かつてコロンブスがアメリカを発見した時、それは単数のアメリカを発見したのではなく、実は複数のアメリカを発見しています。しかもコロンブス本人は、インドに着いたと思っていたわけですから、アメリカの発見は誤りということになると思います。今日、そこに何か奇妙なことが起きています。名前がないと困るから、他の人の所に行く。いたる所に行く。自分の所では名前がないからです。その大陸に前に住んでいた人たちは「インディアン」と呼ばれていましたが、その呼び方も誤りです。ですからこのアメリカ人ということに関して、とても奇妙で不思議な点があるわけです。『愛の世紀』の中で、主人公にその話を少しさせましたけれども、残念ながら、誰も気づいてくれませんでした(笑)。

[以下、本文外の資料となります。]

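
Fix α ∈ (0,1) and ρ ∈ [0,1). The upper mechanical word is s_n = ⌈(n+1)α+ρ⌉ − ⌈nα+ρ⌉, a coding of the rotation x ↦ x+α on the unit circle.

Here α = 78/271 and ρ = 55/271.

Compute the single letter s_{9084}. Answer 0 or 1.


(n+1)α + ρ = (9085·78 + 55) / 271 = 708685/271
nα + ρ     = (9084·78 + 55) / 271 = 708607/271
⌈708685/271⌉ = 2616,  ⌈708607/271⌉ = 2615
s_{9084} = 2616 − 2615 = 1

1


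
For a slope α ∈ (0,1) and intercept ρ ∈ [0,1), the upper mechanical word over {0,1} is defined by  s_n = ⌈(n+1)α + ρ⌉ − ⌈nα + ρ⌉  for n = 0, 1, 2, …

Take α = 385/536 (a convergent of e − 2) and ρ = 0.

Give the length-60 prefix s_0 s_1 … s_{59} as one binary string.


n=0: ⌈(1·385)/536⌉ − ⌈(0·385)/536⌉ = ⌈385/536⌉ − ⌈0/536⌉ = 1 − 0 = 1
n=1: ⌈(2·385)/536⌉ − ⌈(1·385)/536⌉ = ⌈770/536⌉ − ⌈385/536⌉ = 2 − 1 = 1
n=2: ⌈(3·385)/536⌉ − ⌈(2·385)/536⌉ = ⌈1155/536⌉ − ⌈770/536⌉ = 3 − 2 = 1
n=3: ⌈(4·385)/536⌉ − ⌈(3·385)/536⌉ = ⌈1540/536⌉ − ⌈1155/536⌉ = 3 − 3 = 0
n=4: ⌈(5·385)/536⌉ − ⌈(4·385)/536⌉ = ⌈1925/536⌉ − ⌈1540/536⌉ = 4 − 3 = 1
n=5: ⌈(6·385)/536⌉ − ⌈(5·385)/536⌉ = ⌈2310/536⌉ − ⌈1925/536⌉ = 5 − 4 = 1
n=6: ⌈(7·385)/536⌉ − ⌈(6·385)/536⌉ = ⌈2695/536⌉ − ⌈2310/536⌉ = 6 − 5 = 1
n=7: ⌈(8·385)/536⌉ − ⌈(7·385)/536⌉ = ⌈3080/536⌉ − ⌈2695/536⌉ = 6 − 6 = 0
n=8: ⌈(9·385)/536⌉ − ⌈(8·385)/536⌉ = ⌈3465/536⌉ − ⌈3080/536⌉ = 7 − 6 = 1
n=9: ⌈(10·385)/536⌉ − ⌈(9·385)/536⌉ = ⌈3850/536⌉ − ⌈3465/536⌉ = 8 − 7 = 1
n=10: ⌈(11·385)/536⌉ − ⌈(10·385)/536⌉ = ⌈4235/536⌉ − ⌈3850/536⌉ = 8 − 8 = 0
n=11: ⌈(12·385)/536⌉ − ⌈(11·385)/536⌉ = ⌈4620/536⌉ − ⌈4235/536⌉ = 9 − 8 = 1
n=12: ⌈(13·385)/536⌉ − ⌈(12·385)/536⌉ = ⌈5005/536⌉ − ⌈4620/536⌉ = 10 − 9 = 1
n=13: ⌈(14·385)/536⌉ − ⌈(13·385)/536⌉ = ⌈5390/536⌉ − ⌈5005/536⌉ = 11 − 10 = 1
n=14: ⌈(15·385)/536⌉ − ⌈(14·385)/536⌉ = ⌈5775/536⌉ − ⌈5390/536⌉ = 11 − 11 = 0
n=15: ⌈(16·385)/536⌉ − ⌈(15·385)/536⌉ = ⌈6160/536⌉ − ⌈5775/536⌉ = 12 − 11 = 1
n=16: ⌈(17·385)/536⌉ − ⌈(16·385)/536⌉ = ⌈6545/536⌉ − ⌈6160/536⌉ = 13 − 12 = 1
n=17: ⌈(18·385)/536⌉ − ⌈(17·385)/536⌉ = ⌈6930/536⌉ − ⌈6545/536⌉ = 13 − 13 = 0
n=18: ⌈(19·385)/536⌉ − ⌈(18·385)/536⌉ = ⌈7315/536⌉ − ⌈6930/536⌉ = 14 − 13 = 1
n=19: ⌈(20·385)/536⌉ − ⌈(19·385)/536⌉ = ⌈7700/536⌉ − ⌈7315/536⌉ = 15 − 14 = 1
n=20: ⌈(21·385)/536⌉ − ⌈(20·385)/536⌉ = ⌈8085/536⌉ − ⌈7700/536⌉ = 16 − 15 = 1
n=21: ⌈(22·385)/536⌉ − ⌈(21·385)/536⌉ = ⌈8470/536⌉ − ⌈8085/536⌉ = 16 − 16 = 0
n=22: ⌈(23·385)/536⌉ − ⌈(22·385)/536⌉ = ⌈8855/536⌉ − ⌈8470/536⌉ = 17 − 16 = 1
n=23: ⌈(24·385)/536⌉ − ⌈(23·385)/536⌉ = ⌈9240/536⌉ − ⌈8855/536⌉ = 18 − 17 = 1
n=24: ⌈(25·385)/536⌉ − ⌈(24·385)/536⌉ = ⌈9625/536⌉ − ⌈9240/536⌉ = 18 − 18 = 0
n=25: ⌈(26·385)/536⌉ − ⌈(25·385)/536⌉ = ⌈10010/536⌉ − ⌈9625/536⌉ = 19 − 18 = 1
n=26: ⌈(27·385)/536⌉ − ⌈(26·385)/536⌉ = ⌈10395/536⌉ − ⌈10010/536⌉ = 20 − 19 = 1
n=27: ⌈(28·385)/536⌉ − ⌈(27·385)/536⌉ = ⌈10780/536⌉ − ⌈10395/536⌉ = 21 − 20 = 1
n=28: ⌈(29·385)/536⌉ − ⌈(28·385)/536⌉ = ⌈11165/536⌉ − ⌈10780/536⌉ = 21 − 21 = 0
n=29: ⌈(30·385)/536⌉ − ⌈(29·385)/536⌉ = ⌈11550/536⌉ − ⌈11165/536⌉ = 22 − 21 = 1
n=30: ⌈(31·385)/536⌉ − ⌈(30·385)/536⌉ = ⌈11935/536⌉ − ⌈11550/536⌉ = 23 − 22 = 1
n=31: ⌈(32·385)/536⌉ − ⌈(31·385)/536⌉ = ⌈12320/536⌉ − ⌈11935/536⌉ = 23 − 23 = 0
n=32: ⌈(33·385)/536⌉ − ⌈(32·385)/536⌉ = ⌈12705/536⌉ − ⌈12320/536⌉ = 24 − 23 = 1
n=33: ⌈(34·385)/536⌉ − ⌈(33·385)/536⌉ = ⌈13090/536⌉ − ⌈12705/536⌉ = 25 − 24 = 1
n=34: ⌈(35·385)/536⌉ − ⌈(34·385)/536⌉ = ⌈13475/536⌉ − ⌈13090/536⌉ = 26 − 25 = 1
n=35: ⌈(36·385)/536⌉ − ⌈(35·385)/536⌉ = ⌈13860/536⌉ − ⌈13475/536⌉ = 26 − 26 = 0
n=36: ⌈(37·385)/536⌉ − ⌈(36·385)/536⌉ = ⌈14245/536⌉ − ⌈13860/536⌉ = 27 − 26 = 1
n=37: ⌈(38·385)/536⌉ − ⌈(37·385)/536⌉ = ⌈14630/536⌉ − ⌈14245/536⌉ = 28 − 27 = 1
n=38: ⌈(39·385)/536⌉ − ⌈(38·385)/536⌉ = ⌈15015/536⌉ − ⌈14630/536⌉ = 29 − 28 = 1
n=39: ⌈(40·385)/536⌉ − ⌈(39·385)/536⌉ = ⌈15400/536⌉ − ⌈15015/536⌉ = 29 − 29 = 0
n=40: ⌈(41·385)/536⌉ − ⌈(40·385)/536⌉ = ⌈15785/536⌉ − ⌈15400/536⌉ = 30 − 29 = 1
n=41: ⌈(42·385)/536⌉ − ⌈(41·385)/536⌉ = ⌈16170/536⌉ − ⌈15785/536⌉ = 31 − 30 = 1
n=42: ⌈(43·385)/536⌉ − ⌈(42·385)/536⌉ = ⌈16555/536⌉ − ⌈16170/536⌉ = 31 − 31 = 0
n=43: ⌈(44·385)/536⌉ − ⌈(43·385)/536⌉ = ⌈16940/536⌉ − ⌈16555/536⌉ = 32 − 31 = 1
n=44: ⌈(45·385)/536⌉ − ⌈(44·385)/536⌉ = ⌈17325/536⌉ − ⌈16940/536⌉ = 33 − 32 = 1
n=45: ⌈(46·385)/536⌉ − ⌈(45·385)/536⌉ = ⌈17710/536⌉ − ⌈17325/536⌉ = 34 − 33 = 1
n=46: ⌈(47·385)/536⌉ − ⌈(46·385)/536⌉ = ⌈18095/536⌉ − ⌈17710/536⌉ = 34 − 34 = 0
n=47: ⌈(48·385)/536⌉ − ⌈(47·385)/536⌉ = ⌈18480/536⌉ − ⌈18095/536⌉ = 35 − 34 = 1
n=48: ⌈(49·385)/536⌉ − ⌈(48·385)/536⌉ = ⌈18865/536⌉ − ⌈18480/536⌉ = 36 − 35 = 1
n=49: ⌈(50·385)/536⌉ − ⌈(49·385)/536⌉ = ⌈19250/536⌉ − ⌈18865/536⌉ = 36 − 36 = 0
n=50: ⌈(51·385)/536⌉ − ⌈(50·385)/536⌉ = ⌈19635/536⌉ − ⌈19250/536⌉ = 37 − 36 = 1
n=51: ⌈(52·385)/536⌉ − ⌈(51·385)/536⌉ = ⌈20020/536⌉ − ⌈19635/536⌉ = 38 − 37 = 1
n=52: ⌈(53·385)/536⌉ − ⌈(52·385)/536⌉ = ⌈20405/536⌉ − ⌈20020/536⌉ = 39 − 38 = 1
n=53: ⌈(54·385)/536⌉ − ⌈(53·385)/536⌉ = ⌈20790/536⌉ − ⌈20405/536⌉ = 39 − 39 = 0
n=54: ⌈(55·385)/536⌉ − ⌈(54·385)/536⌉ = ⌈21175/536⌉ − ⌈20790/536⌉ = 40 − 39 = 1
n=55: ⌈(56·385)/536⌉ − ⌈(55·385)/536⌉ = ⌈21560/536⌉ − ⌈21175/536⌉ = 41 − 40 = 1
n=56: ⌈(57·385)/536⌉ − ⌈(56·385)/536⌉ = ⌈21945/536⌉ − ⌈21560/536⌉ = 41 − 41 = 0
n=57: ⌈(58·385)/536⌉ − ⌈(57·385)/536⌉ = ⌈22330/536⌉ − ⌈21945/536⌉ = 42 − 41 = 1
n=58: ⌈(59·385)/536⌉ − ⌈(58·385)/536⌉ = ⌈22715/536⌉ − ⌈22330/536⌉ = 43 − 42 = 1
n=59: ⌈(60·385)/536⌉ − ⌈(59·385)/536⌉ = ⌈23100/536⌉ − ⌈22715/536⌉ = 44 − 43 = 1

111011101101110110111011011101101110111011011101101110110111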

ひとつ昔から、ある面白いことがあります。今日、アメリカがイスラム原理主義者と呼んで、イスラム教に対して多大な対立をしていますけれども、昔から、そして今日でも、ハリウッドのことを、「映画のメッカ」と呼ぶのはなぜでしょうか。イスラムの聖地・メッカなのに、ハリウッドが映画のメッカと呼ばれています。このことについて、ハリウッドやサウジアラビアは考えるべきではないでしょうか(笑)。